Monday July 17, 2017 at 4:00 p.m. Dr. Trevor McKee, STTARR Innovation Research Centre for Cancer Research, will be presenting “A framework for general purpose digital pathology image analysis, using machine learning methods to identify cancer subsets and immunotherapy biomarkers”.
Day & Time: Monday July 17, 2017
4:00 p.m. – 5:00 p.m.
Speaker: Dr. Trevor McKee
STTARR – Innovation Research Centre for Cancer Research
Toronto, Ontario, Canada
Location: Room ENG101
George Vari Engineering Building (intersection of Church & Gould)
Ryerson University
245 Church St, Toronto, M5B 1Z4
Contact: Alireza Sadeghian, Alex Dela Cruz
Organizers: Signals & Computational Intelligence Chapter
Abstract: Histological staining, interpreted by a pathologist, has remained the gold standard for cancer diagnosis and staging for over 100 years. There is a growing need for better – and more personalized – cancer treatments, to provide oncologists with the tools they need to best treat their patients. The advent of “molecular medicine”, or targeted therapeutic strategies that rely on knowledge of particular mutations in a cancer in order to tailor treatment, has improved cancer therapy for many patients. This has led to the use of companion diagnostics, in which tumor biopsies are stained for a specific marker or set of markers, using immunohistochemical approaches. The information obtained from the degree of staining or spatial arrangement of stained cells within the tumor helps to identify tumor molecular subclasses that may benefit from such tailored therapeutic approaches.
The increase in the number of slides being stained for specific markers and used in diagnosis, along with the increased need for quantitative assessment of the degree of staining, number of cells, or spatial arrangement of cells within the tumor, has increased the volume and type of work that pathologists encounter in their diagnostic workflow. Our team works on the development of tools for quantitative digital pathology analysis that can benefit pathologists, by building and validating semi-automated algorithms for cellular quantification and intensity scoring of stained slides. We use machine learning methods to learn features that distinguish different morphological regions from pathologist annotations. These are then fed into a tissue segmentation and classification framework to break the tissue down into its components, either on the individual cell level, or the glandular level. Staining intensity is quantified following colour deconvolution of the individual stain components, and reporting metrics are designed, in close collaboration with pathologists and biological scientists, to identify the appropriate outputs for comparing between treatment groups or different cancer types.
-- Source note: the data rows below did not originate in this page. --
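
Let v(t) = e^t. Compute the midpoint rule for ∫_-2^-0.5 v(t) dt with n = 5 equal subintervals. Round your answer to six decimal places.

0.469433

Δt = (-0.5 − (-2))/5 = 0.3.
Midpoints: -1.85, -1.55, -1.25, -0.95, -0.65.
v(-1.85) ≈ 0.157237, v(-1.55) ≈ 0.212248, v(-1.25) ≈ 0.286505, v(-0.95) ≈ 0.386741, v(-0.65) ≈ 0.522046.
Sum = Δt · [v(-1.85) + v(-1.55) + v(-1.25) + v(-0.95) + v(-0.65)].
Sum ≈ 0.469433.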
The use of multiplexed digital pathology stains allows us to build a generalized analytical framework to perform “tissue cytometry”. This new technology can extract quantitative image-derived features in a reproducible and robust fashion, providing clinicians and biological scientists with tools to measure previously inaccessible phenomena, like measuring the hypoxic gradient directly within tumor sections, or comparing glucose uptake to lactic acid production in the same tumor sample. This approach establish the foundation for a bridge between traditional morphometric assessment of tumor biopsies, and the detailed spatially resolved chemical and molecular content maps of each tumor, providing an invaluable toolkit for the discovery of cancer molecular subtypes, and development of therapeutic interventions.
Biography: Dr. Trevor McKee received his Ph.D. in Biological Engineering from the Massachusetts Institute of Technology in 2005, in the laboratory of Dr. Rakesh Jain of Harvard Medical School. During his graduate work, he pioneered the application of new imaging and analysis technologies to studying drug transport within tumors, and on developing methods to improve drug delivery. He also holds a Bachelors of Science in Chemical Engineering with a Biotechnology minor from the University at Buffalo. He moved to Toronto to continue postdoctoral work at the Ontario Cancer Institute, applying multi-modality imaging and quantitative image analysis methods to study preclinical cancer models. He has a successful track record of high-impact publications with a number of clinical and basic science collaborators, and has also collaborated with pharmaceutical companies on imaging-based preclinical testing of new compounds. He is currently Image Analysis Core Manager of the STTARR Innovation Centre, and manages a team of analysts to develop new algorithms for machine-learning powered image segmentation and quantification across a number of disease sites. His research interests lie in studying the tumor microenvironment, drug and oxygen delivery, and the development of tools for “tissue cytometry” – deriving complex biological and spatial relationships from tissue sections via computational image analysis methods.